Quando chegou ao escritório, A. P. Giannini tomara uma decisão que lhe angariaria muitos inimigos em Wall Street. Convocou uma coletiva de imprensa para alertar ao grande público que especular era coisa para profissionais, não para um pai de família assalariado. Um grande número de repórteres atendeu ao chamado.

Assim que as matérias sobre a entrevista de Giannini foram publicadas nos jornais da Costa Oeste, houve muita revolta no país onde todos queriam — e achavam que podiam — ser ricos.

O mínimo que se disse de Amadeo Peter Giannini foi que se tratava de um traidor, um inimigo do way of life norte-americano.

“Nos Estados Unidos não existe lugar para destrutivistas como o senhor Giannini”, declarou uma empresa de assessoria de investimentos sediada em Boston.

Amadeo Peter Giannini with Wife and Daughter

Amadeo Peter Giannini ladeado pela esposa, Clorinda, e a filha, Claire, sua principal assessora

São Francisco, Califórnia, EUA, 13 de abril de 1928

Latinstock/© Bettmann/corbis/Corbis (DC)

Mais uma semana se passou. Na segunda-feira seguinte, 12 de agosto, Charlton MacVeagh chegou cedo para trabalhar no J. P. Morgan. Ele queria testemunhar com seus próprios olhos uma visão que um mês antes o mais bullish dos analistas teria considerado impossível.

Agosto sempre fora um período de férias em Wall Street. Os traders costumavam ir para Long Island, Atlantic City ou Cape Cod com suas famílias e gozar das delícias das praias até o recomeço das atividades propriamente ditas, após o feriado do Labour Day (Dia do Trabalho), na primeira segunda-feira de setembro. Mas essa pausa de descanso não estava acontecendo em 1929.

No fim de semana os jornais e os boletins das rádios informaram que muitos corretores permaneciam em seus escritórios, preparando-se para enfrentar uma ofensiva fora de estação desfechada por pequenos investidores.

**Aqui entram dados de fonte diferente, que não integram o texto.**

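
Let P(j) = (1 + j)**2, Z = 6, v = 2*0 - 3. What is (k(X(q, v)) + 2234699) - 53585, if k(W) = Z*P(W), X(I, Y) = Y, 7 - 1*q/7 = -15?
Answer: 2181138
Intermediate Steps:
q = 154 (q = 49 - 7*(-15) = 49 + 105 = 154)
v = -3 (v = 0 - 3 = -3)
k(W) = 6*(1 + W)**2
(k(X(q, v)) + 2234699) - 53585 = (6*(1 - 3)**2 + 2234699) - 53585 = (6*(-2)**2 + 2234699) - 53585 = (6*4 + 2234699) - 53585 = (24 + 2234699) - 53585 = 2234723 - 53585 = 2181138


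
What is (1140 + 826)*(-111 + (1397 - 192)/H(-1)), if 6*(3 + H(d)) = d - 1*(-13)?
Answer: -2587256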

Tornou-se moda a gente miúda que entrava no mercado pela primeira vez ir pessoalmente fazer seus negócios no Distrito Financeiro. Alguns iam para a galeria de visitantes da Bolsa, outros para as salas de clientes das sociedades corretoras da área de Wall Street. Eram investidores diferentes, que davam vivas quando suas ações subiam ou acolhiam as baixas com protestos indignados. Muitos ficavam espalhados pelas ruas do distrito, acompanhando o mercado através do boca a boca. Vendedores ambulantes vendiam sanduíches, refrigerantes e cachorros-quentes para o pessoal. Enfim, a Rua começava a parecer mais uma feira do interior do que o austero santuário da época de John Pierpont Morgan.

Naquela semana o mercado sofreu grandes oscilações, porque o Banco da Reserva Federal de Nova York subiu sua taxa de desconto de 5% para 6%. A notícia fez a Bolsa cair muito, mas as cotações se recuperaram antes do sábado.

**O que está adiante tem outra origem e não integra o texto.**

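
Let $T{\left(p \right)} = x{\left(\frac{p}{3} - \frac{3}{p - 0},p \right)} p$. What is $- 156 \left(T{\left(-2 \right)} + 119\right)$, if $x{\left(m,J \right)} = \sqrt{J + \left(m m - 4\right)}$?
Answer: $-18564 + 52 i \sqrt{191} \approx -18564.0 + 718.65 i$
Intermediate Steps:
$x{\left(m,J \right)} = \sqrt{-4 + J + m^{2}}$ ($x{\left(m,J \right)} = \sqrt{J + \left(m^{2} - 4\right)} = \sqrt{J + \left(-4 + m^{2}\right)} = \sqrt{-4 + J + m^{2}}$)
$T{\left(p \right)} = p \sqrt{-4 + p + \left(- \frac{3}{p} + \frac{p}{3}\right)^{2}}$ ($T{\left(p \right)} = \sqrt{-4 + p + \left(\frac{p}{3} - \frac{3}{p - 0}\right)^{2}} p = \sqrt{-4 + p + \left(p \frac{1}{3} - \frac{3}{p + 0}\right)^{2}} p = \sqrt{-4 + p + \left(\frac{p}{3} - \frac{3}{p}\right)^{2}} p = \sqrt{-4 + p + \left(- \frac{3}{p} + \frac{p}{3}\right)^{2}} p = p \sqrt{-4 + p + \left(- \frac{3}{p} + \frac{p}{3}\right)^{2}}$)
$- 156 \left(T{\left(-2 \right)} + 119\right) = - 156 \left(\frac{1}{3} \left(-2\right) \sqrt{-54 + \left(-2\right)^{2} + 9 \left(-2\right) + \frac{81}{4}} + 119\right) = - 156 \left(\frac{1}{3} \left(-2\right) \sqrt{-54 + 4 - 18 + 81 \cdot \frac{1}{4}} + 119\right) = - 156 \left(\frac{1}{3} \left(-2\right) \sqrt{-54 + 4 - 18 + \frac{81}{4}} + 119\right) = - 156 \left(\frac{1}{3} \left(-2\right) \sqrt{- \frac{191}{4}} + 119\right) = - 156 \left(\frac{1}{3} \left(-2\right) \frac{i \sqrt{191}}{2} + 119\right) = - 156 \left(- \frac{i \sqrt{191}}{3} + 119\right) = - 156 \left(119 - \frac{i \sqrt{191}}{3}\right) = -18564 + 52 i \sqrt{191}$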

No domingo, dia 18, à noite, todos os hotéis próximos ao Distrito Financeiro estavam lotados. Algumas pessoas tentaram dormir na Trinity Church, mas, como isso não foi possível, passaram a noite acampadas no cemitério anexo à igreja. Todo mundo queria estar presente quando o mercado abrisse no dia seguinte. O policiamento foi reforçado na área e os cafés e restaurantes da região de Wall Street permaneceram abertos.

Repórteres se espalhavam pela multidão em busca de histórias pitorescas. Entrevistaram investidores que haviam vindo do Meio-Oeste, do Extremo Sul, do Canadá e do México, gente que achava que ficaria rica em poucos dias aplicando algumas centenas de dólares. Houve um que viajara desde o Alasca para testemunhar a nova corrida do ouro e, é claro, tirar a sua parte no filão.

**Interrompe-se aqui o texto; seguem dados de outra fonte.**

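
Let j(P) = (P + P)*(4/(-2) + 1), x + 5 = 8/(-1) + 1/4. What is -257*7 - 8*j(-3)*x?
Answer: -1187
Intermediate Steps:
x = -51/4 (x = -5 + (8/(-1) + 1/4) = -5 + (8*(-1) + 1*(1/4)) = -5 + (-8 + 1/4) = -5 - 31/4 = -51/4 ≈ -12.750)
j(P) = -2*P (j(P) = (2*P)*(4*(-1/2) + 1) = (2*P)*(-2 + 1) = (2*P)*(-1) = -2*P)
-257*7 - 8*j(-3)*x = -257*7 - 8*(-2*(-3))*(-51)/4 = -1799 - 8*6*(-51)/4 = -1799 - 48*(-51)/4 = -1799 - 1*(-612) = -1799 + 612 = -1187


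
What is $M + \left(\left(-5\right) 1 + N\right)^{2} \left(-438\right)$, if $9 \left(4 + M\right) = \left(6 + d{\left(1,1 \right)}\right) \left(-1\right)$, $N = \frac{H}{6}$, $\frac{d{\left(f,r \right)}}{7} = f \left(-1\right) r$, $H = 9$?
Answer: $- \frac{96649}{18} \approx -5369.4$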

O engraxate Pat Bologna praticamente abandonara sua profissão. Embora continuasse ao lado de sua banca, no número 60 de Wall Street, ele agora se limitava a dar consultas sobre investimentos. Os forasteiros faziam fila para ouvir seus conselhos sobre as tendências do mercado e sobre os melhores papéis para aplicar o dinheiro.

Nessas sessões Bologna ganhava em uma hora o que levaria um dia para faturar engraxando e lustrando sapatos. Em meio às suas dicas, citava Joe Kennedy, Charles Mitchell e Jack Morgan como se fosse amigo íntimo deles. Os fregueses arregalavam os olhos de admiração.